Performance In Jetpack Compose — Stability & Immutability

Tolga Pirim on 2024-01-16

Performance In Jetpack Compose — Stability & Immutability

Photo by Marc Sendra Martorell on Unsplash

When a state change occurs in Jetpack Compose, it can automatically skip composable functions whose parameters have not changed. This ensures efficient rendering and improves performance. But in some situations it can’t perform this and have to recompose the composable functions.

This article explains why the operation cannot be performed and how to improve the application’s performance.

In this example, there are a Checkbox and a Contact List composable function that shows the contact list.

Using the Layout Inspector tool we can observe which composables are recompose on any state change. When state change, the recomposed elements are highlighted by blinking in blue. At the same time, we can see how many composable functions have been recomposed and how many have been skipped in the Layout Inspector.

We can open Layout Inspector from Tools/Layout Inspector in Android Studio.

In this example, we change only the state of Checkbox, however the Contact List composable have recomposed four times although never change parameters of the Contact List.

Restartable & Skippable In Jetpack Compose Functions

Before explaining the concepts of restartable and skippable, I’ll first explain what recomposition is.

Recomposition is the process of calling your composable functions again when inputs change. This happens when the function’s inputs change. When Compose recomposes based on new inputs, it only calls the functions or lambdas that might have changed, and skips the rest. — Android Documentation

The Compose compiler marks a function as restartable and skippable to determine whether it is skippable or restartable.

What is the Restartable and Skippable?

Restartable

Marking a function as restartable indicates that it can be called again if any changes occur in its inputs.

Skippable

Marking a function as skippable, it can be skip calling the function if the parameters haven’t changed since last call.

How Do We Know The Function Has Marked a Restartable and/or Skippable?

Enable the report of the Compose Compiler Metrics

Write the script above to the build.gradle.kts (Project) file.

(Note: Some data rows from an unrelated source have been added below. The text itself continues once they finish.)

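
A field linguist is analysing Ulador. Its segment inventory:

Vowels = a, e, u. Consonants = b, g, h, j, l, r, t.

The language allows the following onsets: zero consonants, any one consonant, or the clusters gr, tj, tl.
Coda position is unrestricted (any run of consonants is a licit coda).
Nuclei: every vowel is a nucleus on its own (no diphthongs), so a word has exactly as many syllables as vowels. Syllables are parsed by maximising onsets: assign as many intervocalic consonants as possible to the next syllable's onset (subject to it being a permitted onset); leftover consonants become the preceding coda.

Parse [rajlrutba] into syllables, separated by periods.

rajl.rut.ba

The vowels are a, u, a — 3 nuclei, so 3 syllables.
V1 /a/ – V2 /u/: cluster /jlr/ — the longest permitted-onset suffix is /r/; onset = /r/, preceding coda = /jl/.
V2 /u/ – V3 /a/: /tb/ — longest licit onset from the right is /b/, leaving /t/ as coda.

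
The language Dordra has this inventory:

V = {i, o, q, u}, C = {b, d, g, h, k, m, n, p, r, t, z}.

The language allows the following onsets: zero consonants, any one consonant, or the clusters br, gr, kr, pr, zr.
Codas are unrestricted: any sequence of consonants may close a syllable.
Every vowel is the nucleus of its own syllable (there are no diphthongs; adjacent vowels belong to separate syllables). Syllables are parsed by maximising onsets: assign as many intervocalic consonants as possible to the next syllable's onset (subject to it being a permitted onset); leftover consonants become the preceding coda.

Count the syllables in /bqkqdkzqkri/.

Vowels present: q, q, q, i; each is a nucleus, giving 4 syllables.

4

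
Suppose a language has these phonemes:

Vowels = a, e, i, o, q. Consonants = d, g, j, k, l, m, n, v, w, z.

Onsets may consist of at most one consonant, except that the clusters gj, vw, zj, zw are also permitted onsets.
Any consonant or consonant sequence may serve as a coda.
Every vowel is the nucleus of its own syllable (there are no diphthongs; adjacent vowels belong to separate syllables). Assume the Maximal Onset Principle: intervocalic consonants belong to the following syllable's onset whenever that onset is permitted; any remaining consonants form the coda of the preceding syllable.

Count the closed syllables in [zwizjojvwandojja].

3

Vowels present: i, o, a, o, a; each is a nucleus, giving 5 syllables.
Between /i/ (V1) and /o/ (V2): /zj/ is a licit onset in full, so it all attaches to the next syllable.
Between /o/ (V2) and /a/ (V3): cluster /jvw/ — the longest permitted-onset suffix is /vw/; onset = /vw/, preceding coda = /j/.
Between /a/ (V3) and /o/ (V4): /nd/ — longest licit onset from the right is /d/, leaving /n/ as coda.
Between /o/ (V4) and /a/ (V5): cluster /jj/ — the longest permitted-onset suffix is /j/; onset = /j/, preceding coda = /j/.
Putting it together: zwi.zjoj.vwan.doj.ja.
Classifying each syllable: /zwi/ (open), /zjoj/ (closed), /vwan/ (closed), /doj/ (closed), /ja/ (open).
Closed syllables: 3.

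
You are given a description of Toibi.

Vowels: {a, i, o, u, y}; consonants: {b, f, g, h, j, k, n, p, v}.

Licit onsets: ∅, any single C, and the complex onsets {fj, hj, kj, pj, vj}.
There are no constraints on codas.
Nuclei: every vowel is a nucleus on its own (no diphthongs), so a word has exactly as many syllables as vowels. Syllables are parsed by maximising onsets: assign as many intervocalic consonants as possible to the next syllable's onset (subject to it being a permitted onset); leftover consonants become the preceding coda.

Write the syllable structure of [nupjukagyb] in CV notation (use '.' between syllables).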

To get the result of the report, we can run this command,

./gradlew assembleRelease -PcomposeCompilerReports=true

This task will generate four files in the build directory of each module under the compose_compiler file.

  1. app_release-classes.txt -> A report on the stability of classes
  2. app_release-composables.txt -> A report on the restartability and skippability of the composables.
  3. app_release-composables.csv -> A csv version of the above text file.
  4. app_release-module.json -> Contains some overall stats.
restartable scheme("[androidx.compose.ui.UiComposable]") fun ContactList(
  unstable contactListState: ContactListState
)  

This ContactList composable is restartable but not skippable. Why?

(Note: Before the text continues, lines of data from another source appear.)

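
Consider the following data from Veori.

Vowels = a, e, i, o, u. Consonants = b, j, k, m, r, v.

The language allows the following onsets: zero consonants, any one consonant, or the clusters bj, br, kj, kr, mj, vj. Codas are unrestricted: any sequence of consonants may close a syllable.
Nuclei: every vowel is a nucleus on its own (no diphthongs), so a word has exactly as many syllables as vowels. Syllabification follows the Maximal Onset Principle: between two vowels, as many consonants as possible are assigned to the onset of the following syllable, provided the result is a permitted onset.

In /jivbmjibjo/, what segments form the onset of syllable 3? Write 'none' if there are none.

bj

The vowels are i, i, o — 3 nuclei, so 3 syllables.
Between /i/ (V1) and /i/ (V2): /vbmj/; trying suffixes from longest down, /mj/ is the first permitted one, so coda /vb/ | onset /mj/.
Between /i/ (V2) and /o/ (V3): cluster /bj/ — /bj/ is itself a permitted onset, so the whole cluster goes right; preceding coda = ∅.
Syllabification: jivb.mji.bjo.
Syllable 3 is /bjo/: onset /bj/, nucleus /o/, coda ∅.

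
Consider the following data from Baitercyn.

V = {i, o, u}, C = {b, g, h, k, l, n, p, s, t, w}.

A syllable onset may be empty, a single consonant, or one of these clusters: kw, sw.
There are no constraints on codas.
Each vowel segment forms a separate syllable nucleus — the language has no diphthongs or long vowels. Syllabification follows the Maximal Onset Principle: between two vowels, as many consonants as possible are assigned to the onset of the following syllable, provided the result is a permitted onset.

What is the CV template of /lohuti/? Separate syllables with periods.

Vowels present: o, u, i; each is a nucleus, giving 3 syllables.
/o…u/ gap (V1→V2): just /h/ — single C goes to the following onset.
/u…i/ gap (V2→V3): /t/ is a single consonant, so it becomes the next onset.
Putting it together: lo.hu.ti.
Mapping each syllable to C/V: /lo/ → CV, /hu/ → CV, /ti/ → CV.

CV.CV.CV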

The ContactListState parameter has marked unstable. What does unstable mean in terms of stability, and how can I make it stable?

Stability

The stability of a composable’s parameters is crucial in determining whether it needs to be re-evaluated during recomposition in Compose.

Stable Parameters

Since standard Collection classes are defined as interfaces in Kotlin, their underlying implementation may be unstable. The Compose compiler can’t be sure of the immutability of this class since it only sees the declared type, and will mark it as unstable.

Let’s see our ContactListState data class. To see the report open up app_release-classes file.

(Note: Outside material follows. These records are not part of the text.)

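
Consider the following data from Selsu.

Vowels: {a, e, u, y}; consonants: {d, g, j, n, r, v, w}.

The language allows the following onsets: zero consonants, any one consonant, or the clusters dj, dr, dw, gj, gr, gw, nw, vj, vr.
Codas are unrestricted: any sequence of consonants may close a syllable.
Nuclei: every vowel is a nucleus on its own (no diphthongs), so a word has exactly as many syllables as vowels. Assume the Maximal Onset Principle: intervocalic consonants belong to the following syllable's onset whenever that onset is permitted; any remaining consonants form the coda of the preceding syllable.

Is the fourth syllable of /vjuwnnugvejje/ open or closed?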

unstable class ContactListState {
  unstable val names: List<String>
  stable val isLoading: Boolean
  <runtime stability> = Unstable
}

As we mentioned above the list parameters is unstable. If a data class has unstable parameters, it will also be unstable.

Stable and Immutable Annotations

Immutable —As the name suggests, these hold data that is immutable. Since the data never changes, Compose can treat this as stable data.

@Immutable
data class ContactListState(
    val names: List<String>,
    val isLoading: Boolean = false,
)

Stable — These hold data that is mutable but notify Composition upon mutating.

@Stable
data class ContactListState(
    val names: List<String>,
    val isLoading: Boolean = false,
)

We could use either one. After making this change, let’s rerun the metrics and observe any changes.

restartable skippable scheme("[androidx.compose.ui.UiComposable]") fun ContactList(
  stable contactListState: ContactListState
)

The ContactList composable is both restartable and skippable. And ContactList’s parameters is stable.

When the state changes, only CheckBox is recompose. Since any of the Contact List parameters has not changed and is stable, Compose can safely skip it.